Qu’est ce que le créationnisme? C’est l’idée selon laquelle le monde tel qu’il existe a été créé par intervention divine. Il ne faut pas le confondre avec le fixisme. Selon les fixistes, le monde vivant n’évolue pas. Il a été créé tel quel. Cette pensée dérive d’une interprétation stricte des textes religieux. Nous n’en discuterons pas, car il est évident qu’une telle pensée n’a absolument rien de scientifique. L’évolution est visible, elle se produit sous nos yeux et de nouvelles publications scientifiques en font état chaque jour.

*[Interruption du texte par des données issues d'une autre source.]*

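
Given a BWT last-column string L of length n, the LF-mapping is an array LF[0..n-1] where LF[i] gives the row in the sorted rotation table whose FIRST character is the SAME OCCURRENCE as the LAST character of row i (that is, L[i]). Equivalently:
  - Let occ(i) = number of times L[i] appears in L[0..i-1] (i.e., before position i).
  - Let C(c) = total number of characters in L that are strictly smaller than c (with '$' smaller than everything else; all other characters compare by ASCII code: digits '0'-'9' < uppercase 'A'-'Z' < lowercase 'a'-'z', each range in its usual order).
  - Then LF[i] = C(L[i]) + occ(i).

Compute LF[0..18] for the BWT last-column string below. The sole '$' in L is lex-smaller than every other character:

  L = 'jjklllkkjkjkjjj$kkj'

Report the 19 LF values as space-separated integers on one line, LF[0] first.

Answer: 1 2 9 16 17 18 10 11 3 12 4 13 5 6 7 0 14 15 8

Derivation:
Char counts: '$':1, 'j':8, 'k':7, 'l':3
C (first-col start): C('$')=0, C('j')=1, C('k')=9, C('l')=16
L[0]='j': occ=0, LF[0]=C('j')+0=1+0=1
L[1]='j': occ=1, LF[1]=C('j')+1=1+1=2
L[2]='k': occ=0, LF[2]=C('k')+0=9+0=9
L[3]='l': occ=0, LF[3]=C('l')+0=16+0=16
L[4]='l': occ=1, LF[4]=C('l')+1=16+1=17
L[5]='l': occ=2, LF[5]=C('l')+2=16+2=18
L[6]='k': occ=1, LF[6]=C('k')+1=9+1=10
L[7]='k': occ=2, LF[7]=C('k')+2=9+2=11
L[8]='j': occ=2, LF[8]=C('j')+2=1+2=3
L[9]='k': occ=3, LF[9]=C('k')+3=9+3=12
L[10]='j': occ=3, LF[10]=C('j')+3=1+3=4
L[11]='k': occ=4, LF[11]=C('k')+4=9+4=13
L[12]='j': occ=4, LF[12]=C('j')+4=1+4=5
L[13]='j': occ=5, LF[13]=C('j')+5=1+5=6
L[14]='j': occ=6, LF[14]=C('j')+6=1+6=7
L[15]='$': occ=0, LF[15]=C('$')+0=0+0=0
L[16]='k': occ=5, LF[16]=C('k')+5=9+5=14
L[17]='k': occ=6, LF[17]=C('k')+6=9+6=15
L[18]='j': occ=7, LF[18]=C('j')+7=1+7=8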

Le créationnisme n’est pas nécessairement associé au fixisme. Selon la théorie de l’intelligent design, l’évolution serait dirigée vers un but, elle aurait une finalité. Implicitement, le but de l’évolution aurait été la création de l’humain (très flatteur pour l’égo des arrogants que nous sommes), et peut–être quelque chose de « mieux ».

Cette idée est en contradiction totale avec ce que la science nous enseigne du vivant. D’une part, l’évolution n’a pas de « but ». Elle ne peut pas en avoir, car il n’existe pas de « mieux ». Une baleine est–elle « mieux » qu’un brin d’herbe? Pourquoi le serait–elle?

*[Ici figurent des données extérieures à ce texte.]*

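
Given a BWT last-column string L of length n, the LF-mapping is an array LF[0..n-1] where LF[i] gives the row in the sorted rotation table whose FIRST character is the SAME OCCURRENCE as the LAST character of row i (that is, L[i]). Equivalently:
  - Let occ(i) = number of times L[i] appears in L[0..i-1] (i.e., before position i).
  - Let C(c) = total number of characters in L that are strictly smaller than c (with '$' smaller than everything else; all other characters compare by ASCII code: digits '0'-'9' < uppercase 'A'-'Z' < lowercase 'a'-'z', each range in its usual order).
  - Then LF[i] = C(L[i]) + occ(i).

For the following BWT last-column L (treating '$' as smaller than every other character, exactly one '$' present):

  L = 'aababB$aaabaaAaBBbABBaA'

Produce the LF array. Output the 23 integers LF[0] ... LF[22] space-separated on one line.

Char counts: '$':1, 'A':3, 'B':5, 'a':10, 'b':4
C (first-col start): C('$')=0, C('A')=1, C('B')=4, C('a')=9, C('b')=19
L[0]='a': occ=0, LF[0]=C('a')+0=9+0=9
L[1]='a': occ=1, LF[1]=C('a')+1=9+1=10
L[2]='b': occ=0, LF[2]=C('b')+0=19+0=19
L[3]='a': occ=2, LF[3]=C('a')+2=9+2=11
L[4]='b': occ=1, LF[4]=C('b')+1=19+1=20
L[5]='B': occ=0, LF[5]=C('B')+0=4+0=4
L[6]='$': occ=0, LF[6]=C('$')+0=0+0=0
L[7]='a': occ=3, LF[7]=C('a')+3=9+3=12
L[8]='a': occ=4, LF[8]=C('a')+4=9+4=13
L[9]='a': occ=5, LF[9]=C('a')+5=9+5=14
L[10]='b': occ=2, LF[10]=C('b')+2=19+2=21
L[11]='a': occ=6, LF[11]=C('a')+6=9+6=15
L[12]='a': occ=7, LF[12]=C('a')+7=9+7=16
L[13]='A': occ=0, LF[13]=C('A')+0=1+0=1
L[14]='a': occ=8, LF[14]=C('a')+8=9+8=17
L[15]='B': occ=1, LF[15]=C('B')+1=4+1=5
L[16]='B': occ=2, LF[16]=C('B')+2=4+2=6
L[17]='b': occ=3, LF[17]=C('b')+3=19+3=22
L[18]='A': occ=1, LF[18]=C('A')+1=1+1=2
L[19]='B': occ=3, LF[19]=C('B')+3=4+3=7
L[20]='B': occ=4, LF[20]=C('B')+4=4+4=8
L[21]='a': occ=9, LF[21]=C('a')+9=9+9=18
L[22]='A': occ=2, LF[22]=C('A')+2=1+2=3

Answer: 9 10 19 11 20 4 0 12 13 14 21 15 16 1 17 5 6 22 2 7 8 18 3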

Mathématiquement, ce qui est sélectionné, c’est la capacité à transmettre ses gènes. Une baleine n’est pas plus efficace qu’un brin d’herbe dans ce domaine, et l’homme non plus. Les biologistes ne voient pas le monde sous forme d’une échelle. Pas plus sous la forme du « moins évolué » au « plus évolué » que du « moins bien » au « mieux ».

Pire, la théorie de l’intelligent design n’est pas scientifique car elle n’est pas parcimonieuse. Le principe de la parcimonie veut qu’un phénomène ne soit expliqué que par le minimum de causes. Imaginez un ascenseur. Pour expliquer son fonctionnement, vous avez besoin de vous référer aux câbles, à l’électricité... Vous n’avez pas besoin, une fois que vous avez décrit tous les mécanismes, de décrire des filins invisibles ou des mains de géants pour expliquer comment il bouge.

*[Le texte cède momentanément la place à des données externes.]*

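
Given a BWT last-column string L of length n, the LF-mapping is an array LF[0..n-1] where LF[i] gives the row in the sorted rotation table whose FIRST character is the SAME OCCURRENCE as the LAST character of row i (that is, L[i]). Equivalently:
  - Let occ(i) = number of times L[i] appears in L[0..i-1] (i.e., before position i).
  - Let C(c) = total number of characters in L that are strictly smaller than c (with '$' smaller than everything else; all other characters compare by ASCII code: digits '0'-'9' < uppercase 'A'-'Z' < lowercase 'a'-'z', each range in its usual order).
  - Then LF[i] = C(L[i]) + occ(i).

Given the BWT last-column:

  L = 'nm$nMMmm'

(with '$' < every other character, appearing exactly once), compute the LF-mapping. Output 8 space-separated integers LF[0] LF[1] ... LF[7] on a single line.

Answer: 6 3 0 7 1 2 4 5

Derivation:
Char counts: '$':1, 'M':2, 'm':3, 'n':2
C (first-col start): C('$')=0, C('M')=1, C('m')=3, C('n')=6
L[0]='n': occ=0, LF[0]=C('n')+0=6+0=6
L[1]='m': occ=0, LF[1]=C('m')+0=3+0=3
L[2]='$': occ=0, LF[2]=C('$')+0=0+0=0
L[3]='n': occ=1, LF[3]=C('n')+1=6+1=7
L[4]='M': occ=0, LF[4]=C('M')+0=1+0=1
L[5]='M': occ=1, LF[5]=C('M')+1=1+1=2
L[6]='m': occ=1, LF[6]=C('m')+1=3+1=4
L[7]='m': occ=2, LF[7]=C('m')+2=3+2=5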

Eh bien en évolution c’est pareil. Tout s’explique bien avec le néodarwinisme. C’est une théorie robuste et complète. Pourquoi inventer d’autres mécanismes plus ou moins ésotériques, si ce n’est pour satisfaire notre égo en nous imaginant supérieurs aux autres êtres vivants? Pour imaginer d’autres concepts, il faudrait d’abord trouver un exemple qui ne puisse pas s’expliquer avec le néodarwinisme.

Un des autres grand arguments des tenants de l’intelligent design ou des créationnistes fixistes, c’est de souligner les discussions des évolutionnistes. D’après eux, si les spécialistes continuent de discuter des modalités de l’évolution, c’est la signe qu’elle n’est pas fiable, ou pire qu’elle n’existe pas.

Or, imaginez deux pâtissiers discutant de la tarte aux fraises. L’un soutient qu’il faut une pâte sablée, et l’autre une pâte brisée. Mais quoiqu’il en soit, le gâteau s’appellera toujours « tarte aux fraises »! Il ne viendrait à l’idée de personne de dire que la tarte aux fraises n’existe pas...

Bien sûr que les spécialistes discutent en permanence des modalités de l’évolution. Il reste encore des choses à découvrir, et beaucoup d’espèces à étudier. Mais en plus d’un siècle de recherche, personne n’a trouvé de cas qui ne soit pas explicable par la théorie synthétique de l’évolution. Et ce n’est pas pourtant pas faute de chercher.

Au final, les principaux « arguments » des créationnistes de tous poils contre la théorie de l’évolution reflètent une seule chose : ils n’ont pas pris le temps d’essayer de la comprendre avant de la critiquer, et n’expriment bien souvent qu’une navrante ignorance du sujet.